Context: According to meta-analyses, depression is associated with a smaller hippocampus. Most magnetic resonance imaging (MRI) studies among middle aged acute depressed patients are based on manual segmentation of the hippocampus. Few studies used automated methods such as voxel-based morphometry (VBM) or automated segmentation that can overcome certain drawbacks of manual segmentation (essentially intra- and inter-rater variability and operator time consumption).
Objective: The aim of our study was to compare the sensitivity of manual segmentation, automated segmentation and VBM to detect hippocampal structural changes in middle aged acute depressed population.
Method: Twenty-one middle aged depressed inpatients and 21 matched controls were compared regarding their hippocampal structure using VBM with SPM5, manual segmentation and an automated segmentation algorithm. The VBM-ROI analysis was performed using two different normalization methods: the standard approach implemented in SPM5 and the most recent DARTEL algorithm.

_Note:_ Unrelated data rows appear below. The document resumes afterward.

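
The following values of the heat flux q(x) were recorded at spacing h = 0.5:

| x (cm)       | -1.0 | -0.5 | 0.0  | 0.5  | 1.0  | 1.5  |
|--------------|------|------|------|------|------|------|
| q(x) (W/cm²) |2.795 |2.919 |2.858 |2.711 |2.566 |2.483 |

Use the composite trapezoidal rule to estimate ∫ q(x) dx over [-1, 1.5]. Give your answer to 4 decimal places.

h = 0.5, n = 5.
(h/2)·[y₀ + 2y₁ + 2y₂ + 2y₃ + 2y₄ + y₅] = 0.25·(27.386) = 6.8465.

6.8465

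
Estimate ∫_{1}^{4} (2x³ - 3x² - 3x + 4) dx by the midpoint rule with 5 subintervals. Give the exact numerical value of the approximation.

h = (4 − 1)/5 = 0.6.
Midpoints m₁,…,m₅ = 1.3, 1.9, 2.5, 3.1, 3.7.
f(m₁)=-0.576, f(m₂)=1.188, f(m₃)=9, f(m₄)=25.452, f(m₅)=53.136.
h·[f(m₁) + f(m₂) + f(m₃) + f(m₄) + f(m₅)] = 0.6·(88.2) = 52.92.

52.92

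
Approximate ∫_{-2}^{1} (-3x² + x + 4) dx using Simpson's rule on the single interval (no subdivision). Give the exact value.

S = (b−a)/6 · [f(-2) + 4f(-0.5) + f(1)] = 0.5·[(-10) + 4·2.75 + 2] = 1.5.

1.5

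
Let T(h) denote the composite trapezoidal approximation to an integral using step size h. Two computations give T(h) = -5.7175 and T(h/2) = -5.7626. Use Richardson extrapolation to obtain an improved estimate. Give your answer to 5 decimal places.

R = (4·T(h/2) − T(h)) / 3 = (4·(-5.7626) − (-5.7175))/3 = (-17.3329)/3 = -5.77763.

-5.77763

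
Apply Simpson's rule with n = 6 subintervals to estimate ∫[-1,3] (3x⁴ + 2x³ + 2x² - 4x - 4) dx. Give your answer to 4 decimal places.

173.3827

h = (3 − (-1))/6 = 0.666667.
Nodes x₀,…,x₆ = -1, -0.333333, 0.333333, 1, 1.666667, 2.333333, 3.
f(x) = 3x⁴ + 2x³ + 2x² - 4x - 4: f₀=3, f₁=-2.481481, f₂=-5, f₃=-1, f₄=27.296296, f₅=111.888889, f₆=299.
(h/3)·[f₀ + 4f₁ + 2f₂ + 4f₃ + 2f₄ + 4f₅ + f₆] = 0.222222·(780.222222) = 173.3827.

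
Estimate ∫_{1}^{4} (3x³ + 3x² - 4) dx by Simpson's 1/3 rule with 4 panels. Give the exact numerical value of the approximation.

h = (4 − 1)/4 = 0.75.
Nodes x₀,…,x₄ = 1, 1.75, 2.5, 3.25, 4.
f(x) = 3x³ + 3x² - 4: f₀=2, f₁=21.265625, f₂=61.625, f₃=130.671875, f₄=236.
(h/3)·[f₀ + 4f₁ + 2f₂ + 4f₃ + f₄] = 0.25·(969) = 242.25.

242.25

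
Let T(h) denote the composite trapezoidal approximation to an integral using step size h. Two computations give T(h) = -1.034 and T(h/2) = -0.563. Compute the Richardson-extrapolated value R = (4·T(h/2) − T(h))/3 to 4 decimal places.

-0.4060

R = (4·T(h/2) − T(h)) / 3 = (4·(-0.563) − (-1.034))/3 = (-1.218)/3 = -0.4060.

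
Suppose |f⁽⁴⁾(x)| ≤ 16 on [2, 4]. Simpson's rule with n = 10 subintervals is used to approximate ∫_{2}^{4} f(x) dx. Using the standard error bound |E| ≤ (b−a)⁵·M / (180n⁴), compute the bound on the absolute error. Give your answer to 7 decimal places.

0.0002844

|E| ≤ (2)⁵·16 / (180·10⁴) = 512/1800000 = 0.0002844.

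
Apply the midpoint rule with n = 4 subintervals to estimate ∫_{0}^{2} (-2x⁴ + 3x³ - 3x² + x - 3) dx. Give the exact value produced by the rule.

h = (2 − 0)/4 = 0.5.
Midpoints m₁,…,m₄ = 0.25, 0.75, 1.25, 1.75.
f(m₁)=-2.8984375, f(m₂)=-3.3046875, f(m₃)=-5.4609375, f(m₄)=-13.1171875.
h·[f(m₁) + f(m₂) + f(m₃) + f(m₄)] = 0.5·(-24.78125) = -12.390625.

-12.390625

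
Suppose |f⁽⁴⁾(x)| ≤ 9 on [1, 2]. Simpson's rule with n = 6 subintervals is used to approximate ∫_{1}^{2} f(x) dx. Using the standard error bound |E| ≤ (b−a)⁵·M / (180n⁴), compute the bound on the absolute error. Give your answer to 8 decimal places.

0.00003858

|E| ≤ (1)⁵·9 / (180·6⁴) = 9/233280 = 0.00003858.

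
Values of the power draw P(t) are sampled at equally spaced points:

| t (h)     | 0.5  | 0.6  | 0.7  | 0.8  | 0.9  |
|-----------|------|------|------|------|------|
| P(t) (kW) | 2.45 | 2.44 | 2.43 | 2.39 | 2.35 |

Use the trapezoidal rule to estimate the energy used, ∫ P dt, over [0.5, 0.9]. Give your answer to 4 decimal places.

0.9660

h = 0.1, n = 4.
(h/2)·[y₀ + 2y₁ + 2y₂ + 2y₃ + y₄] = 0.05·(19.32) = 0.9660.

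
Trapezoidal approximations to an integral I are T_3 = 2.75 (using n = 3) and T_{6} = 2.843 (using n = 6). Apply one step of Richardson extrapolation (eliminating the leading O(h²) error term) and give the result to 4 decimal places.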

Results: Using VBM-DARTEL, when corrected for multiple comparisons, significant volume differences were detected between groups in different regions and more specifically in hippocampus with ROI analyses. Whereas using standard VBM (without DARTEL), ROI analyses did not show bilateral volume between group differences. Significant hippocampal volume reductions between patients and controls were also detected using manual segmentation (-11.6% volume reduction, p<0.05) and automated segmentation (-9.7% volume reduction, p<0.05). VBM-DARTEL and automated segmentation show equal sensitivity in detecting hippocampal differences in depressed patients, while standard VBM was unable to detect hippocampal changes. Both VBM-DARTEL and automated segmentation could be used to perform large scale volumetric studies in humans. The new automated segmentation technique could further explore and detect hippocampal subpart differences that could be very useful for clarifying physiopathology of psychiatric disorders.